If the tenancy was started or renewed after October 2015, the following conditions also apply:
- The tenancy has started in the previous four months – the notice cannot be served in the first four months of a tenancy
- If the tenant pays rent on a different schedule, then the section 21 notice must adhere to that rental schedule (i.e. giving you three months’ notice to quit if you pay quarterly, rather than two.)
- Tenant can ask for additional information about the property, including energy performance certificate and current gas safety record. If these aren’t produced, you may be able to claim the notice is invalid, but the landlord can re-apply once this information is provided.
- If the tenant has complaints about repairs.
- The last point is important in the current climate of revenge evictions, so there is a more detailed section below.
Repairs and Revenge Evictions
Landlords usually want to make the most money out of their property for the least amount of time and care for tenants.
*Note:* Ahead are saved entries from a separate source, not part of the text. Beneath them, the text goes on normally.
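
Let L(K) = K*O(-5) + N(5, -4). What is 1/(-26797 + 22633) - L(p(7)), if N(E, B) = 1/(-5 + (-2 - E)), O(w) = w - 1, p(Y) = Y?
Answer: 87617/2082 ≈ 42.083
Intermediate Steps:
O(w) = -1 + w
N(E, B) = 1/(-7 - E)
L(K) = -1/12 - 6*K (L(K) = K*(-1 - 5) - 1/(7 + 5) = K*(-6) - 1/12 = -6*K - 1*1/12 = -6*K - 1/12 = -1/12 - 6*K)
1/(-26797 + 22633) - L(p(7)) = 1/(-26797 + 22633) - (-1/12 - 6*7) = 1/(-4164) - (-1/12 - 42) = -1/4164 - 1*(-505/12) = -1/4164 + 505/12 = 87617/2082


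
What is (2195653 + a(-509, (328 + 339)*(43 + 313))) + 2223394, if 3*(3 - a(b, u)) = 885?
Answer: 4418755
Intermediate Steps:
a(b, u) = -292 (a(b, u) = 3 - ⅓*885 = 3 - 295 = -292)
(2195653 + a(-509, (328 + 339)*(43 + 313))) + 2223394 = (2195653 - 292) + 2223394 = 2195361 + 2223394 = 4418755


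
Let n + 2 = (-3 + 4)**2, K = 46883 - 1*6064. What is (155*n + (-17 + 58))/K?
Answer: -114/40819 ≈ -0.0027928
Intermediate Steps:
K = 40819 (K = 46883 - 6064 = 40819)
n = -1 (n = -2 + (-3 + 4)**2 = -2 + 1**2 = -2 + 1 = -1)
(155*n + (-17 + 58))/K = (155*(-1) + (-17 + 58))/40819 = (-155 + 41)*(1/40819) = -114*1/40819 = -114/40819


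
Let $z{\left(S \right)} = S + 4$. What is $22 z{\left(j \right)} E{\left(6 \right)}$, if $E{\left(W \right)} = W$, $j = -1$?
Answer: $396$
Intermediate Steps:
$z{\left(S \right)} = 4 + S$
$22 z{\left(j \right)} E{\left(6 \right)} = 22 \left(4 - 1\right) 6 = 22 \cdot 3 \cdot 6 = 66 \cdot 6 = 396$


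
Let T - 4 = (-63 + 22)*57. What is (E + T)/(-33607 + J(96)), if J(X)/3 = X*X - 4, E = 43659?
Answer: -41326/5971 ≈ -6.9211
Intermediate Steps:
J(X) = -12 + 3*X**2 (J(X) = 3*(X*X - 4) = 3*(X**2 - 4) = 3*(-4 + X**2) = -12 + 3*X**2)
T = -2333 (T = 4 + (-63 + 22)*57 = 4 - 41*57 = 4 - 2337 = -2333)
(E + T)/(-33607 + J(96)) = (43659 - 2333)/(-33607 + (-12 + 3*96**2)) = 41326/(-33607 + (-12 + 3*9216)) = 41326/(-33607 + (-12 + 27648)) = 41326/(-33607 + 27636) = 41326/(-5971) = 41326*(-1/5971) = -41326/5971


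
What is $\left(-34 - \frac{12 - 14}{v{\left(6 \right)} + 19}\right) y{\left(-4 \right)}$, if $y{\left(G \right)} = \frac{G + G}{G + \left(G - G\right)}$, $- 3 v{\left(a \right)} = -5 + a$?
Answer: $- \frac{949}{14} \approx -67.786$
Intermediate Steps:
$v{\left(a \right)} = \frac{5}{3} - \frac{a}{3}$ ($v{\left(a \right)} = - \frac{-5 + a}{3} = \frac{5}{3} - \frac{a}{3}$)
$y{\left(G \right)} = 2$ ($y{\left(G \right)} = \frac{2 G}{G + 0} = \frac{2 G}{G} = 2$)
$\left(-34 - \frac{12 - 14}{v{\left(6 \right)} + 19}\right) y{\left(-4 \right)} = \left(-34 - \frac{12 - 14}{\left(\frac{5}{3} - 2\right) + 19}\right) 2 = \left(-34 - - \frac{2}{\left(\frac{5}{3} - 2\right) + 19}\right) 2 = \left(-34 - - \frac{2}{- \frac{1}{3} + 19}\right) 2 = \left(-34 - - \frac{2}{\frac{56}{3}}\right) 2 = \left(-34 - \left(-2\right) \frac{3}{56}\right) 2 = \left(-34 - - \frac{3}{28}\right) 2 = \left(-34 + \frac{3}{28}\right) 2 = \left(- \frac{949}{28}\right) 2 = - \frac{949}{14}$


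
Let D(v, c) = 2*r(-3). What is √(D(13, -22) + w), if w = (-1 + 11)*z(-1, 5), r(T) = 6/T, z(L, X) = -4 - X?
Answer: I*√94 ≈ 9.6954*I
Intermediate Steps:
w = -90 (w = (-1 + 11)*(-4 - 1*5) = 10*(-4 - 5) = 10*(-9) = -90)
D(v, c) = -4 (D(v, c) = 2*(6/(-3)) = 2*(6*(-⅓)) = 2*(-2) = -4)
√(D(13, -22) + w) = √(-4 - 90) = √(-94) = I*√94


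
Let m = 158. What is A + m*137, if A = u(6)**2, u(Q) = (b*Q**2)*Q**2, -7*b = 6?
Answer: 61526830/49 ≈ 1.2557e+6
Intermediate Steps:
b = -6/7 (b = -1/7*6 = -6/7 ≈ -0.85714)
u(Q) = -6*Q**4/7 (u(Q) = (-6*Q**2/7)*Q**2 = -6*Q**4/7)
A = 60466176/49 (A = (-6/7*6**4)**2 = (-6/7*1296)**2 = (-7776/7)**2 = 60466176/49 ≈ 1.2340e+6)
A + m*137 = 60466176/49 + 158*137 = 60466176/49 + 21646 = 61526830/49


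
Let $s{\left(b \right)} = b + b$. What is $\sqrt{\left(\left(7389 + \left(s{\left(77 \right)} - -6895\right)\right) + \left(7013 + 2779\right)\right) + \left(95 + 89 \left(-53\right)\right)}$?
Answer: $2 \sqrt{4902} \approx 140.03$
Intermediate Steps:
$s{\left(b \right)} = 2 b$
$\sqrt{\left(\left(7389 + \left(s{\left(77 \right)} - -6895\right)\right) + \left(7013 + 2779\right)\right) + \left(95 + 89 \left(-53\right)\right)} = \sqrt{\left(\left(7389 + \left(2 \cdot 77 - -6895\right)\right) + \left(7013 + 2779\right)\right) + \left(95 + 89 \left(-53\right)\right)} = \sqrt{\left(\left(7389 + \left(154 + 6895\right)\right) + 9792\right) + \left(95 - 4717\right)} = \sqrt{\left(\left(7389 + 7049\right) + 9792\right) - 4622} = \sqrt{\left(14438 + 9792\right) - 4622} = \sqrt{24230 - 4622} = \sqrt{19608} = 2 \sqrt{4902}$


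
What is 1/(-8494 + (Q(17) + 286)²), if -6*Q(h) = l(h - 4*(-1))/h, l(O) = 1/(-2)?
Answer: 41616/3050652721 ≈ 1.3642e-5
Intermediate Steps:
l(O) = -½
Q(h) = 1/(12*h) (Q(h) = -(-1)/(12*h) = 1/(12*h))
1/(-8494 + (Q(17) + 286)²) = 1/(-8494 + ((1/12)/17 + 286)²) = 1/(-8494 + ((1/12)*(1/17) + 286)²) = 1/(-8494 + (1/204 + 286)²) = 1/(-8494 + (58345/204)²) = 1/(-8494 + 3404139025/41616) = 1/(3050652721/41616) = 41616/3050652721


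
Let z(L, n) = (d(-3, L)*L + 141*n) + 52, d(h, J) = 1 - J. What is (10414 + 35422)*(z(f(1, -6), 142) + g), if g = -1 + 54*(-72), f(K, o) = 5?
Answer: 740938940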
That means that some landlords see repairs as a nuisance. They can look to silence tenants by evicting them, rather than addressing the conditions in the property. Refusing to carry out repairs reported by the tenant may constitute harassment from the landlord, which would invalidate the section 21 notice. If you have been served a notice to quit, and the following has happened, you may have good grounds for claiming it as invalid:
- The tenant has reported issues and repairs in writing to the landlord
- The landlord didn’t deal with the issues
- The landlord refuses to do repairs and maintenance
- The tenant has reported to the council for lack of repairs
- The council has served your landlord with an improvement notice
- The council has served a notice that they would do emergency works
If this is happening, retain evidence of the refusal to carry out repairs; keep copies of all correspondence, which you could print out and put in a file. Take pictures and videos of the condition of the property and date them. These may be helpful as evidence to send with a defence form.
There are a number of other things which might constitute harassment from the landlord to the tenant, for instance if a landlord is being insulting or rude towards the tenant, stopping services or removing previously available benefits, or being threatening and anti-social. It is best to try and record instances of this behaviour and seek legal advice about what to do.
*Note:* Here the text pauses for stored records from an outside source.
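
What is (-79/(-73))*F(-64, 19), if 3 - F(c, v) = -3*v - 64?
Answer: 9796/73 ≈ 134.19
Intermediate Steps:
F(c, v) = 67 + 3*v (F(c, v) = 3 - (-3*v - 64) = 3 - (-64 - 3*v) = 3 + (64 + 3*v) = 67 + 3*v)
(-79/(-73))*F(-64, 19) = (-79/(-73))*(67 + 3*19) = (-79*(-1/73))*(67 + 57) = (79/73)*124 = 9796/73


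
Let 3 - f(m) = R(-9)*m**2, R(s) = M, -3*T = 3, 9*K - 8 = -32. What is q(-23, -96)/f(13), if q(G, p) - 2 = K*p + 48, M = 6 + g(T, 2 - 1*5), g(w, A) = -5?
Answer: -153/83 ≈ -1.8434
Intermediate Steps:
K = -8/3 (K = 8/9 + (1/9)*(-32) = 8/9 - 32/9 = -8/3 ≈ -2.6667)
T = -1 (T = -1/3*3 = -1)
M = 1 (M = 6 - 5 = 1)
R(s) = 1
q(G, p) = 50 - 8*p/3 (q(G, p) = 2 + (-8*p/3 + 48) = 2 + (48 - 8*p/3) = 50 - 8*p/3)
f(m) = 3 - m**2
q(-23, -96)/f(13) = (50 - 8/3*(-96))/(3 - 1*13**2) = (50 + 256)/(3 - 1*169) = 306/(3 - 169) = 306/(-166) = 306*(-1/166) = -153/83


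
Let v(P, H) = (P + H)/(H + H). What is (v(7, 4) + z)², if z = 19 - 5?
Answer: 15129/64 ≈ 236.39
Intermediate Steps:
v(P, H) = (H + P)/(2*H) (v(P, H) = (H + P)/((2*H)) = (H + P)*(1/(2*H)) = (H + P)/(2*H))
z = 14
(v(7, 4) + z)² = ((½)*(4 + 7)/4 + 14)² = ((½)*(¼)*11 + 14)² = (11/8 + 14)² = (123/8)² = 15129/64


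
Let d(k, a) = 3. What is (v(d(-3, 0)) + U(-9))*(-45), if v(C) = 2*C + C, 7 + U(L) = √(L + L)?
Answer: -90 - 135*I*√2 ≈ -90.0 - 190.92*I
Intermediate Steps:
U(L) = -7 + √2*√L (U(L) = -7 + √(L + L) = -7 + √(2*L) = -7 + √2*√L)
v(C) = 3*C
(v(d(-3, 0)) + U(-9))*(-45) = (3*3 + (-7 + √2*√(-9)))*(-45) = (9 + (-7 + √2*(3*I)))*(-45) = (9 + (-7 + 3*I*√2))*(-45) = (2 + 3*I*√2)*(-45) = -90 - 135*I*√2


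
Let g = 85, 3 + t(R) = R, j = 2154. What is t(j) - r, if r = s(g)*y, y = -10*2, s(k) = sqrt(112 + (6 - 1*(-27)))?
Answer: 2151 + 20*sqrt(145) ≈ 2391.8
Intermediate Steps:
t(R) = -3 + R
s(k) = sqrt(145) (s(k) = sqrt(112 + (6 + 27)) = sqrt(112 + 33) = sqrt(145))
y = -20
r = -20*sqrt(145) (r = sqrt(145)*(-20) = -20*sqrt(145) ≈ -240.83)
t(j) - r = (-3 + 2154) - (-20)*sqrt(145) = 2151 + 20*sqrt(145)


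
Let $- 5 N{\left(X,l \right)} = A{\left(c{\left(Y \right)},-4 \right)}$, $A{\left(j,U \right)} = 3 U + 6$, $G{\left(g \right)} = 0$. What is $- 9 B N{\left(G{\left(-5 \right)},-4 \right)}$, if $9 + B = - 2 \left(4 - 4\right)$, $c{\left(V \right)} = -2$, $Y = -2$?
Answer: $\frac{486}{5} \approx 97.2$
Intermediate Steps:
$A{\left(j,U \right)} = 6 + 3 U$
$N{\left(X,l \right)} = \frac{6}{5}$ ($N{\left(X,l \right)} = - \frac{6 + 3 \left(-4\right)}{5} = - \frac{6 - 12}{5} = \left(- \frac{1}{5}\right) \left(-6\right) = \frac{6}{5}$)
$B = -9$ ($B = -9 - 2 \left(4 - 4\right) = -9 - 0 = -9 + 0 = -9$)
$- 9 B N{\left(G{\left(-5 \right)},-4 \right)} = \left(-9\right) \left(-9\right) \frac{6}{5} = 81 \cdot \frac{6}{5} = \frac{486}{5}$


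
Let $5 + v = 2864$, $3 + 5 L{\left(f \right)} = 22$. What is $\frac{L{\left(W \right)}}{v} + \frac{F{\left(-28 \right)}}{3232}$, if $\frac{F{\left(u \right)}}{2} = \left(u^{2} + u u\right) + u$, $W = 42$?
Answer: $\frac{5511251}{5775180} \approx 0.9543$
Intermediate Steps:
$L{\left(f \right)} = \frac{19}{5}$ ($L{\left(f \right)} = - \frac{3}{5} + \frac{1}{5} \cdot 22 = - \frac{3}{5} + \frac{22}{5} = \frac{19}{5}$)
$v = 2859$ ($v = -5 + 2864 = 2859$)
$F{\left(u \right)} = 2 u + 4 u^{2}$ ($F{\left(u \right)} = 2 \left(\left(u^{2} + u u\right) + u\right) = 2 \left(\left(u^{2} + u^{2}\right) + u\right) = 2 \left(2 u^{2} + u\right) = 2 \left(u + 2 u^{2}\right) = 2 u + 4 u^{2}$)
$\frac{L{\left(W \right)}}{v} + \frac{F{\left(-28 \right)}}{3232} = \frac{19}{5 \cdot 2859} + \frac{2 \left(-28\right) \left(1 + 2 \left(-28\right)\right)}{3232} = \frac{19}{5} \cdot \frac{1}{2859} + 2 \left(-28\right) \left(1 - 56\right) \frac{1}{3232} = \frac{19}{14295} + 2 \left(-28\right) \left(-55\right) \frac{1}{3232} = \frac{19}{14295} + 3080 \cdot \frac{1}{3232} = \frac{19}{14295} + \frac{385}{404} = \frac{5511251}{5775180}$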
After a Section 21 notice is served
If there has been no court challenge, and you remain in the property after two months, the landlord can then apply for a possession order themselves. If a court has already granted a possession order through a hearing, you may have had only two weeks to leave or find another place to live. You don’t have to leave on the day the order states, but after this date the landlord can apply for assistance from the courts to evict you using bailiffs.
You can stay in your home until court officials, bailiffs, come to your house, which will may happen after the date on the possession order, depending upon when (and if) your landlord applies to the courts. You don’t have to let bailiffs in unless it’s to do with criminal fines or tax. They are banned from breaking in, but if you let them in they can take your things. Police officers are not allowed to break in for them unless they have a warrant. If anyone tries to evict you without following the right procedure, they’re committing the criminal offence of illegal eviction. Police often wrongly think unlawful eviction is a civil matter, in fact it’s a criminal one and they have a duty to protect you.